The Sellye district
The density of forest in the southern half of the district exceeds the national average, where 20-25% of the cultivated land is forest. The dominant species are the willow, poplar and alder groves, as well as the groves of oak, ash and elm. Romantic flood-plain forests and swamp oaks cover the area near to the River Dráva. Protected woods and copses may be found near to several settlements. The sandbanks of the borderland river provide a habitat for a number of rare birds - the Little Ringed Plover, the Sandpiper, and the Little Tern, who only nests here in Hungary. The other rarities of the area are the heavily protected Red Kite and the Black Stork.
This part of the district is particularly endowed with game. It is notable for the Sellye deer, and at night the Grey Wolf hunts in packs. Part of the Beech Ridge forest reserve touches the border of Vajszló. A natural treasure of especial interest is the rich individual living world of the Vágás Backwater near Drávasztára, and here may be found the heavily protected Marsh Helleborine. The plentiful and diverse fish-stock of the waters awaits the angler. Carp, European Wels, Pike, Bream, Crucian and Loach may be found. Thanks to the thermal waters, which arise at Bogdása-Körcsönyepuszta, a warm water lake has been made where African fish are bred.

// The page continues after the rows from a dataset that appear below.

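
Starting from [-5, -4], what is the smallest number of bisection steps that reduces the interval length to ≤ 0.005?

8

Width after n steps is 1/2^n. Need 2^n ≥ 1/0.005 = 200.
2^7 = 128 < 200 ≤ 2^8 = 256, so n = 8.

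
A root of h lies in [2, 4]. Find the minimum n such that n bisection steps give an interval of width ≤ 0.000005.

Width after n steps is 2/2^n. Need 2^n ≥ 2/0.000005 = 400000.
2^18 = 262144 < 400000 ≤ 2^19 = 524288, so n = 19.

19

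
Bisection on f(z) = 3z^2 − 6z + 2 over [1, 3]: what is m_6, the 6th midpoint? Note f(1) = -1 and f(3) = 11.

midpoint 2: f = 2 > 0 → [1, 2]
midpoint 1.5: f = -0.25 < 0 → [1.5, 2]
midpoint 1.75: f = 0.6875 > 0 → [1.5, 1.75]
midpoint 1.625: f = 0.1719 > 0 → [1.5, 1.625]
midpoint 1.5625: f = -0.0508 < 0 → [1.5625, 1.625]
midpoint 1.59375: f = 0.0576 > 0 → [1.5625, 1.59375]

1.59375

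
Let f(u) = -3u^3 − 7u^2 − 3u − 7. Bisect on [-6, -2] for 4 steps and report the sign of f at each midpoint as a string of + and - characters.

+++-

m = -4, f(m) = 85 (+); new bracket [-4, -2]
m = -3, f(m) = 20 (+); new bracket [-3, -2]
m = -2.5, f(m) = 3.625 (+); new bracket [-2.5, -2]
m = -2.25, f(m) = -1.5156 (−); new bracket [-2.5, -2.25]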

The district is particularly rich in architectural treasures. Primarily the Protestant churches bear witness to the distinctive style of the 18-19th centuries. Prayers are heard in the late Baroque churches of Kórós and Okorág, and the Neo-classical buildings of Bogdása, Kákics and Magyarmecske. At Drávaiványi one of the Ormánság's most beautiful painted wood-panelled ceilings may be found, whilst the chapel at Magyarmecske offers a particularly fine example of vernacular architecture.
The country town of Sellye can boast notable secular architecture. The Baroque-style Draskovich Manor - and the evergreens of its park - are particularly noteworthy and entice many visitors to the area.
The district is particularly well endowed with vernacular architecture. In a number of villages several centuries-old peasant houses may be found, such as in Kákics, Kisszentmárton, Bogdása and Drávaiványi. Visitors may study the wooden framed house in the courtyard of the Géza Kiss Ormánság Museum in Sellye, as well as the local history and ethnographic collection. Several villages have their own collections presenting typical everyday objects, ethnographic artefacts and the local dress.
Beside the aforementioned, Sellye's thermal baths provide a real experience and tranquil relaxation. In the grounds a swimming pool, boating lake and many services cater to the visitor.